Na área da Educação Física, assim como em todas as áreas, o conhecimento no grau mais profundo e esclarecedor possível e articulado com os dados da realidade se torna um requisito fundamental para uma educação emancipadora. Na proposta crítico-emancipatória de Kunz (2006) citado anteriormente, o autor afirma que o esclarecimento é a base do processo de emancipação, de pensamento racional e para isso é necessário desenvolver um processo comunicativo durante as aulas. Kunz considera que o ser humano é constituinte de três grandes pilares, sendo eles o trabalho, a interação e a linguagem, três elementos fundamentais na formação do indivíduo social e partindo disso o processo educativo na educação física tem que considerar e modificar todo o conjunto de valores que estão constituintes nesses pilares, através do que ele chama de competência objetiva, social e comunicativa, havendo uma transformação didático-pedagógica. No Coletivo de Autores (1992) é o conhecimento histórico a partir do materialismo histórico e dialético de Marx que deve ser embasado nas aulas de educação física, disponibilizando ao aluno conhecimento de forma totalizante, esclarecedora, para que ele mesmo se perceba enquanto sujeito histórico e julgue com autonomia a forma de sociedade em que vive, para assim poder se emancipar. Então os autores, coletivamente pensaram em princípios curriculares no trato com o conhecimento que dessem conta desses esclarecimentos. O primeiro princípio curricular é o da relevância social, que faz o sujeito compreender o sentido e os significados dos conteúdos vinculados com a observação da sua realidade social concreta e os fatores sociais históricos a sua condição de classe social. Outro requisito para uma educação de qualidade ao fim proposto, é que o aluno deve compreender de forma mais ampla possível o processo real do mundo atual.
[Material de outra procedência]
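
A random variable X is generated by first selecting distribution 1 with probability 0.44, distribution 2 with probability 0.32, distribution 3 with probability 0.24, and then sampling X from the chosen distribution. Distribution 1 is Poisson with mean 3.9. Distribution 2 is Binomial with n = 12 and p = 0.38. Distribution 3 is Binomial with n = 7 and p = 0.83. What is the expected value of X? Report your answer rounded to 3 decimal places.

Component means — 1: 3.9; 2: 4.56; 3: 5.81.
E[X] = 0.44·3.9 + 0.32·4.56 + 0.24·5.81 = 4.5696.

4.570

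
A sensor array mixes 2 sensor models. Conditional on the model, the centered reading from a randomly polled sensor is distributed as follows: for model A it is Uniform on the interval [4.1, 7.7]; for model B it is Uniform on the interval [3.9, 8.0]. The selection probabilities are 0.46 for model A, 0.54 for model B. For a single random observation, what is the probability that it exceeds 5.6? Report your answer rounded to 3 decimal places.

0.584

Conditional on each model, P(X > 5.6): A: 0.583333; B: 0.585366.
By total probability, P(X > 5.6) = 0.46·0.583333 + 0.54·0.585366 = 0.584431.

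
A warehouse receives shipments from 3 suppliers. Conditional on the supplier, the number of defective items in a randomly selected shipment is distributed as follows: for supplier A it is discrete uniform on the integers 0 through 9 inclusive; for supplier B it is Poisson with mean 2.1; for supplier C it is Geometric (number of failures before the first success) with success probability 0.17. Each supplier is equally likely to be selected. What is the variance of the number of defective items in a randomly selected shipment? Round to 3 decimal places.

Per component, A: μ=4.5, E[X²]=28.5; B: μ=2.1, E[X²]=6.51; C: μ=4.88235, E[X²]=52.5571.
E[X] = 0.333333·4.5 + 0.333333·2.1 + 0.333333·4.88235 = 3.82745.
E[X²] = 0.333333·28.5 + 0.333333·6.51 + 0.333333·52.5571 = 29.189.
Var(X) = E[X²] − (E[X])² = 29.189 − 14.6494 = 14.5397.

14.540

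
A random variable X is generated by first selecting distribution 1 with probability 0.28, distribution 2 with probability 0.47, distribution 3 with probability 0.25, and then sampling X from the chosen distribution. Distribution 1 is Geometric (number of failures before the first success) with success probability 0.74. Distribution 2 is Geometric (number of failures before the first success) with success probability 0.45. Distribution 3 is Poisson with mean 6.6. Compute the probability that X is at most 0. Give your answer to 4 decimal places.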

Conhecer o que há de mais moderno no mundo atual, se trata da contemporaneidade do conteúdo, vale a pena frisar de novo: a compreensão de forma totalitária, não marcada pela centralidade do sujeito, mas sim subjetiva baseada na realidade objetiva. (COLETIVO DE AUTORES, 1992)
Como afirma Tonet (2005, p. 233):
Isso porque não se trata só de construir um saber – o que já exige sempre um grande esforço – mas de fazer a crítica do saber produzido na perspectiva dominante, em suas variadas formas, e de construir um outro saber, com aquele caráter radicalmente crítico.
É de extrema importância ressaltar que para uma educação emancipadora os conteúdos têm de ser tratados de forma mais complexa possível articulando com os dados da realidade objetiva, porém, o educador tem que ter muito cuidado em tratar esses assuntos o que nos remete a outro principio curricular, que é o de adequação às possibilidades sócio-cognoscitivas. Os conteúdos tem que garantir ao aluno uma compreensão adequada à sua capacidade cognitiva e à sua pratica social. Isso requer todo o cuidado do professor na seleção de conteúdos e métodos do que irá trabalhar com os alunos.
Outro princípio que contribui para a educação emancipadora é o da simultaneidade dos conteúdos, que suprime a forma de etapas nos quais os conteúdos normalmente são tratados. Esses conteúdos serão organizados e sistematizados de maneira simultânea, pois se forem tratados por etapa, o aluno terá uma visão fragmentada do saber. O saber dos conteúdos trabalhados de forma simultânea legitima a idéia de que o conhecimento não pode ser tratado como etapa, mas sim que “ele é construído do pensamento de forma espiralada e vai se ampliando.” (COLETIVO DE AUTORES, 1992, p.33). Ou seja, a representação do real de forma espiralada vai se construindo paralelamente com as referencias ampliadas do pensamento.
Isso nos leva a outro principio que é a provisoriedade do conhecimento, partindo da idéia de que nada é definitivo e absoluto, tratar o conhecimento a partir do seu início mostrará para o aluno que, durante o processo histórico, ele se modifica e que como ele se manifesta hoje, uma vez se manifestava de outra forma, contribuindo para que o aluno se identifique como sujeito histórico.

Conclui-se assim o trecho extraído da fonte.